Sex sells: the history of sex in advertising.
History

Sex sells: the history of sex in advertising.

Published
Sep 08, 2022
Author
Mike Rampton

Does an ad for weedkiller really need nudity in it?

“Sex sells” is one of those universally-known truths that just seem so nakedly (ha) obvious that they are beyond question, but does it?

In 1871, the tobacco brand Pearl began using a painting of a naked Venus-like figure rising from the waves on its cigarette packets. Duke & Sons, another tobacco company, began inserting cards showing popular actresses of the day into their packets—they seem impossibly tame to modern eyes but worked, with Duke becoming America’s most popular cigarette brand.

Companies began pushing boundaries—again, in ways that seem fairly quaint to us—with Woodberry Soap featuring a completely nude female model (shot in a way that concealed her more controversial body parts) in 1926. Ads continued to get sexier and sexier, particularly in the fashion world, with the majority of advertisements that featured women in any way presenting them as sex objects. One study looking at advertising in the 1960s and 1980s found that while the number of ads featuring or alluding to sex didn’t necessarily go up, they did become a lot more overt, unambiguous, and visual. In 1994, a series of billboards for Wonderbra featuring Czech supermodel Eva Herzigová was blamed for an increase in traffic accidents in the UK, as drivers were distracted by the ads.

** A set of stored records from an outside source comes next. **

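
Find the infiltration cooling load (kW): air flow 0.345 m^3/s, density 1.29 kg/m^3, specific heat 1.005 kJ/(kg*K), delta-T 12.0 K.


Q = V_dot * rho * cp * dT
Q = 0.345 * 1.29 * 1.005 * 12.0
Q = 5.367 kW

5.367


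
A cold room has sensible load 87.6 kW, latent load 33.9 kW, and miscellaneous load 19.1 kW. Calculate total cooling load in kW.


Q_total = Q_s + Q_l + Q_misc
Q_total = 87.6 + 33.9 + 19.1
Q_total = 140.6 kW

140.6


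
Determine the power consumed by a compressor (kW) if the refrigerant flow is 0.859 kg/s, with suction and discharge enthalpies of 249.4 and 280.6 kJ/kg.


dh = 280.6 - 249.4 = 31.2 kJ/kg
W = m_dot * dh = 0.859 * 31.2 = 26.8 kW

26.8


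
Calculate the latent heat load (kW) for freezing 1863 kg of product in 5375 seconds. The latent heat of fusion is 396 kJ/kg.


Q_lat = m * h_fg / t
Q_lat = 1863 * 396 / 5375
Q_lat = 137.26 kW

137.26


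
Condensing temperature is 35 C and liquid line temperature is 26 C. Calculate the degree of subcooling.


Subcooling = T_cond - T_liquid
Subcooling = 35 - 26
Subcooling = 9 K

9


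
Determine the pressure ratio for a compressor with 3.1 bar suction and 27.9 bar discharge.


PR = P_high / P_low
PR = 27.9 / 3.1
PR = 9.0

9.0


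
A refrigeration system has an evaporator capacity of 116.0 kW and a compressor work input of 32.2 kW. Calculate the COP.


COP = Q_evap / W
COP = 116.0 / 32.2
COP = 3.602

3.602


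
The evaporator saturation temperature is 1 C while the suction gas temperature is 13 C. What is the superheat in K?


Superheat = T_suction - T_evap
Superheat = 13 - (1)
Superheat = 12 K

12


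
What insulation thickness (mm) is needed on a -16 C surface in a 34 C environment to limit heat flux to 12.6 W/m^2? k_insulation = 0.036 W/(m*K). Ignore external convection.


dT = 34 - (-16) = 50 K
thickness = k * dT / q_max * 1000
thickness = 0.036 * 50 / 12.6 * 1000
thickness = 142.9 mm

142.9


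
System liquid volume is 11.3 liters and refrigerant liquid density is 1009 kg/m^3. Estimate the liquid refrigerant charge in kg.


Charge = V * rho / 1000
Charge = 11.3 * 1009 / 1000
Charge = 11.4 kg

11.4


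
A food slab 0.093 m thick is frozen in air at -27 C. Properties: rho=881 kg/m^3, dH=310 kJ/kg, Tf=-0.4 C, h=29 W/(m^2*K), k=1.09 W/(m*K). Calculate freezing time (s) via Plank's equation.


dT = -0.4 - (-27) = 26.6 K
term1 = a/(2h) = 0.093/(2*29) = 0.001603448276
term2 = a^2/(8k) = 0.093^2/(8*1.09) = 0.0009918577982
t = rho*dH*1000/dT * (term1 + term2)
t = 881*310*1000/26.6 * (0.001603448276 + 0.0009918577982)
t = 26647 s

26647


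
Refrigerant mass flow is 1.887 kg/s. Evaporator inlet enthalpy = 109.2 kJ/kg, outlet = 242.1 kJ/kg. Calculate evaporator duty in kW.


dh = 242.1 - 109.2 = 132.9 kJ/kg
Q_evap = m_dot * dh = 1.887 * 132.9
Q_evap = 250.78 kW

250.78


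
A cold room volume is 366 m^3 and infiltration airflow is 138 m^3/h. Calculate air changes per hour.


ACH = flow / volume
ACH = 138 / 366
ACH = 0.377

0.377


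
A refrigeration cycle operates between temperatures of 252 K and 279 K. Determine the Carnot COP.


dT = 279 - 252 = 27 K
COP_carnot = T_cold / dT = 252 / 27
COP_carnot = 9.333

9.333


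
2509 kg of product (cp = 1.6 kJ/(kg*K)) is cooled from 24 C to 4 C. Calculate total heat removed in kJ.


dT = 24 - (4) = 20 K
Q = m * cp * dT = 2509 * 1.6 * 20
Q = 80288 kJ

80288


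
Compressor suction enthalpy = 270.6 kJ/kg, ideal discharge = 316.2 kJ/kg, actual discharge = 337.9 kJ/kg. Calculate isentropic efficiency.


dh_ideal = 316.2 - 270.6 = 45.6 kJ/kg
dh_actual = 337.9 - 270.6 = 67.3 kJ/kg
eta_s = dh_ideal / dh_actual = 45.6 / 67.3
eta_s = 0.6776

0.6776


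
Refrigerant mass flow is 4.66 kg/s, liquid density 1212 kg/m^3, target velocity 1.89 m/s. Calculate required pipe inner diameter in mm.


A = m_dot / (rho * v) = 4.66 / (1212 * 1.89) = 0.002034330417 m^2
d = sqrt(4*A/pi) * 1000
d = 50.9 mm

50.9


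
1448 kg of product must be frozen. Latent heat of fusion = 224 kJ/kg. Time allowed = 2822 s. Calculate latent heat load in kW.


Q_lat = m * h_fg / t
Q_lat = 1448 * 224 / 2822
Q_lat = 114.94 kW

114.94


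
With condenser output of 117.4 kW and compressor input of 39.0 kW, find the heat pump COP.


COP_hp = Q_cond / W
COP_hp = 117.4 / 39.0
COP_hp = 3.01

3.01


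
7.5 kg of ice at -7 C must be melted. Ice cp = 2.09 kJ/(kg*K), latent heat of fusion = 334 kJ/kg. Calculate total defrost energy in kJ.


Sensible heat = cp * dT = 2.09 * 7 = 14.63 kJ/kg
Total per kg = 14.63 + 334 = 348.63 kJ/kg
Q = m * total = 7.5 * 348.63
Q = 2614.7 kJ

2614.7


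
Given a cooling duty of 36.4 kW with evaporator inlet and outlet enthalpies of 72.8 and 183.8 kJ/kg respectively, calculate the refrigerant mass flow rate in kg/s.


dh = 183.8 - 72.8 = 111.0 kJ/kg
m_dot = Q / dh = 36.4 / 111.0 = 0.3279 kg/s

0.3279


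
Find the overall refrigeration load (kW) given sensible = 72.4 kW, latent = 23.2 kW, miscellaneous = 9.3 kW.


Q_total = Q_s + Q_l + Q_misc
Q_total = 72.4 + 23.2 + 9.3
Q_total = 104.9 kW

104.9


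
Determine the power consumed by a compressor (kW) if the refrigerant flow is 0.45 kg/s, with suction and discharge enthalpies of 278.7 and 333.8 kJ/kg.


dh = 333.8 - 278.7 = 55.1 kJ/kg
W = m_dot * dh = 0.45 * 55.1 = 24.8 kW

24.8


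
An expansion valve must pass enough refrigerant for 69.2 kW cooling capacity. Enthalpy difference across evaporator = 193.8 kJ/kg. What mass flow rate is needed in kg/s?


m_dot = Q / dh
m_dot = 69.2 / 193.8
m_dot = 0.3571 kg/s

0.3571


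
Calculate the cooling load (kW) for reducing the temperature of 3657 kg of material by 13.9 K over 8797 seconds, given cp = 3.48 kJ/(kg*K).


Q = m * cp * dT / t
Q = 3657 * 3.48 * 13.9 / 8797
Q = 20.109 kW

20.109


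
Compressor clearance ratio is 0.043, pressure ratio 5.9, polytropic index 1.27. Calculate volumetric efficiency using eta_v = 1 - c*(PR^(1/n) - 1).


PR^(1/n) = 5.9^(1/1.27) = 4.04548027
eta_v = 1 - 0.043 * (4.04548027 - 1)
eta_v = 0.869

0.869


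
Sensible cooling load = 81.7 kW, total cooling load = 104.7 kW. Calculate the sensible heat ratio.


SHR = Q_sensible / Q_total
SHR = 81.7 / 104.7
SHR = 0.78

0.78


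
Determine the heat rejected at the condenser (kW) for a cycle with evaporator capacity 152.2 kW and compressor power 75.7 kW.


Q_cond = Q_evap + W
Q_cond = 152.2 + 75.7
Q_cond = 227.9 kW

227.9


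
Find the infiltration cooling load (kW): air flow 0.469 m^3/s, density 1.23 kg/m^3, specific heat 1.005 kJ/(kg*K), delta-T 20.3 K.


Q = V_dot * rho * cp * dT
Q = 0.469 * 1.23 * 1.005 * 20.3
Q = 11.769 kW

11.769


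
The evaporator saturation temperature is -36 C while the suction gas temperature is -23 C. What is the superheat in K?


Superheat = T_suction - T_evap
Superheat = -23 - (-36)
Superheat = 13 K

13


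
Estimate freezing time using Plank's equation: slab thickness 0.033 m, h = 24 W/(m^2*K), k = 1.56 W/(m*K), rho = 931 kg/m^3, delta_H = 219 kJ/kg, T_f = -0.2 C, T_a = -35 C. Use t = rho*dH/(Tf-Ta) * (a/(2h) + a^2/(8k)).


dT = -0.2 - (-35) = 34.8 K
term1 = a/(2h) = 0.033/(2*24) = 0.0006875
term2 = a^2/(8k) = 0.033^2/(8*1.56) = 0.00008725961538
t = rho*dH*1000/dT * (term1 + term2)
t = 931*219*1000/34.8 * (0.0006875 + 0.00008725961538)
t = 4539 s

4539


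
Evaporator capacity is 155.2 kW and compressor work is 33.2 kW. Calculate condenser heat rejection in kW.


Q_cond = Q_evap + W
Q_cond = 155.2 + 33.2
Q_cond = 188.4 kW

188.4


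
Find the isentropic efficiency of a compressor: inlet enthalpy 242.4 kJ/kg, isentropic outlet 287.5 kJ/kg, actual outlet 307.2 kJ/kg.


dh_ideal = 287.5 - 242.4 = 45.1 kJ/kg
dh_actual = 307.2 - 242.4 = 64.8 kJ/kg
eta_s = dh_ideal / dh_actual = 45.1 / 64.8
eta_s = 0.696

0.696


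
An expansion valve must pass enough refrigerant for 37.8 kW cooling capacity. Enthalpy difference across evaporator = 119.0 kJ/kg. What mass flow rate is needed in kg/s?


m_dot = Q / dh
m_dot = 37.8 / 119.0
m_dot = 0.3176 kg/s

0.3176


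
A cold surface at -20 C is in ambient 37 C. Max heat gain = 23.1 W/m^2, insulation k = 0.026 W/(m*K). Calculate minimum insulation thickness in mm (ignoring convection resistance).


dT = 37 - (-20) = 57 K
thickness = k * dT / q_max * 1000
thickness = 0.026 * 57 / 23.1 * 1000
thickness = 64.2 mm

64.2


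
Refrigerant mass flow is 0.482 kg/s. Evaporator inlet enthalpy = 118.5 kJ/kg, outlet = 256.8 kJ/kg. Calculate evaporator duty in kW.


dh = 256.8 - 118.5 = 138.3 kJ/kg
Q_evap = m_dot * dh = 0.482 * 138.3
Q_evap = 66.66 kW

66.66


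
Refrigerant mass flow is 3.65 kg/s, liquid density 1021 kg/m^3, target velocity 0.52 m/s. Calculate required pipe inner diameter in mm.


A = m_dot / (rho * v) = 3.65 / (1021 * 0.52) = 0.006874858736 m^2
d = sqrt(4*A/pi) * 1000
d = 93.6 mm

93.6


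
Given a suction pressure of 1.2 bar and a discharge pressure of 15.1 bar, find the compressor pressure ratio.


PR = P_high / P_low
PR = 15.1 / 1.2
PR = 12.583

12.583


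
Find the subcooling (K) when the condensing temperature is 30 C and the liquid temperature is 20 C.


Subcooling = T_cond - T_liquid
Subcooling = 30 - 20
Subcooling = 10 K

10


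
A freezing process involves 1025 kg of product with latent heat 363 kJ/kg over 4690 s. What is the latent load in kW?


Q_lat = m * h_fg / t
Q_lat = 1025 * 363 / 4690
Q_lat = 79.33 kW

79.33


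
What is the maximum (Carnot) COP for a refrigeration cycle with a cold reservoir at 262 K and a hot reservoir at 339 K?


dT = 339 - 262 = 77 K
COP_carnot = T_cold / dT = 262 / 77
COP_carnot = 3.403

3.403


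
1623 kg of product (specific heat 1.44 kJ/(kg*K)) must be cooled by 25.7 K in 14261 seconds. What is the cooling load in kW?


Q = m * cp * dT / t
Q = 1623 * 1.44 * 25.7 / 14261
Q = 4.212 kW

4.212


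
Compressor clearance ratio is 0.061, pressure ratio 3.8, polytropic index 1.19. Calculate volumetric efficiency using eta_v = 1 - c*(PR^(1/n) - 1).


PR^(1/n) = 3.8^(1/1.19) = 3.07052831
eta_v = 1 - 0.061 * (3.07052831 - 1)
eta_v = 0.8737

0.8737


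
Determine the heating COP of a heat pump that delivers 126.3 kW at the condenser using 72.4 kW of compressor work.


COP_hp = Q_cond / W
COP_hp = 126.3 / 72.4
COP_hp = 1.744

1.744


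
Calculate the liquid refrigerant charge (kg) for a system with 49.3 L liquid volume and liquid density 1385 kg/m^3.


Charge = V * rho / 1000
Charge = 49.3 * 1385 / 1000
Charge = 68.28 kg

68.28


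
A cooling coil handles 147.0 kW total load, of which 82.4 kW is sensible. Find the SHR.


SHR = Q_sensible / Q_total
SHR = 82.4 / 147.0
SHR = 0.561

0.561


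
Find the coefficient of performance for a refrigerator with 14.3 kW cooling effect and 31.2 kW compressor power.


COP = Q_evap / W
COP = 14.3 / 31.2
COP = 0.458

0.458


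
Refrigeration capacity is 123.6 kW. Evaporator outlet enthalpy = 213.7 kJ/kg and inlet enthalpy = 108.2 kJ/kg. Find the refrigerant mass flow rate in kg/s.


dh = 213.7 - 108.2 = 105.5 kJ/kg
m_dot = Q / dh = 123.6 / 105.5 = 1.1716 kg/s

1.1716


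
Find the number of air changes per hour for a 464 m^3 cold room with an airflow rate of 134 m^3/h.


ACH = flow / volume
ACH = 134 / 464
ACH = 0.289

0.289


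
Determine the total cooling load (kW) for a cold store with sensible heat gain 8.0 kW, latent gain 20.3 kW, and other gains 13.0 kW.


Q_total = Q_s + Q_l + Q_misc
Q_total = 8.0 + 20.3 + 13.0
Q_total = 41.3 kW

41.3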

There is, of course, a difference between selling a product that has a natural association with sex and sexiness, and one where it makes minimal sense. Lingerie ads pushing the sexy side of their products as a primary selling point makes absolute sense. Greased-up half-naked models advertising a waste disposal unit, plunger, or chainsaw make less. 

Some products exist in an in-between space where it just about makes sense—while the main selling point of soap is generally that it cleans the dirt off, if it’s being pushed based on how it makes your skin feel to the touch, there’s kind of a sex connection here. A lot of health and fitness products make the same indirect connection—imagine how much sexier your life will be when you feel healthier/fitter/cleaner. Dr. Tom Reichert, who has written extensively on sex in advertising, has called this approach the “Buy this, get this” formula. He describes it as, “If you buy our product: (1) You’ll be more sexually attractive, (2) have more or better sex, or (3) just feel sexier for your own sake.” 

With some products, these are harder arguments to make than others. Cat food, hearing aids, toilet paper, and foot fungus cream have all been sold with overtly sexual ads, albeit sometimes in a slightly tongue-in-cheek manner. 

Modern consumers generally like to think of themselves as savvier than in the past, more aware of the manipulative techniques used by advertisers. Everyone is aware of the logical leaps involved. Seeing an outrageously attractive person drinking a particular brand of soft drink in an ad, anyone knows rationally that drinking the same soft drink will neither render them as attractive as the person in the ad nor make the person in the ad want to have sex with them. 

Gen-Z audiences are also arguably less likely to be so dazzled by the sexiness on offer that they turn a blind eye to dodgy business practices. Some of the fashion brands which spent the 1990s most aggressively marketing themselves as sexy have gone through very turbulent times and public reappraisals, with both Victoria’s Secret and Abercrombie & Fitch—sold respectively by lingerie-clad supermodels on catwalks and underwear-clad store assistants—the subjects of fairly damning investigative documentaries in 2022 alone.  

Yet, it would be ridiculous to suggest that sex didn’t still sell. Around 40% of complaints to authorities about advertisements are sex-related. The mobile gaming market is fairly notorious for using cleavage-filled ads to sell apps completely unrelated to sex—top-down RPG games sold with hyper-sexualized ads, or simple color-matching games promoted with interactive ads that seem like they are promoting something else entirely.

Studies have shown that sex in advertising is more frequently used to sell impulse purchases—clothing, food, drinks, health and beauty items—rather than larger investments, but more expensive purchases like cars and vacations still often use traditionally attractive models with the inference that having/doing/buying these things might in some way equate you with these beautiful sex-havers. 

Sex appeals to almost everyone, so it makes sense as a vehicle by which to make something else appeal—associating a product with that most fundamental of human desires. It doesn’t always work, though. Sex might be a powerful way of getting a message across, but that message might just be “hey, look, that’s sexy” rather than “hey, look, that’s sexy and I should purchase this other product”. A study in 2021 found that viewers of highly sexual ads tended to remember the sexual content they had seen, but not necessarily remember the brand being advertised. That’s a failure as far as advertising intent goes. 

Sex will always be used to sell sexy things, but the days of flinging some attractive half-naked people into an ad for drain cleaner might be over.

Sex sells: the history of sex in advertising.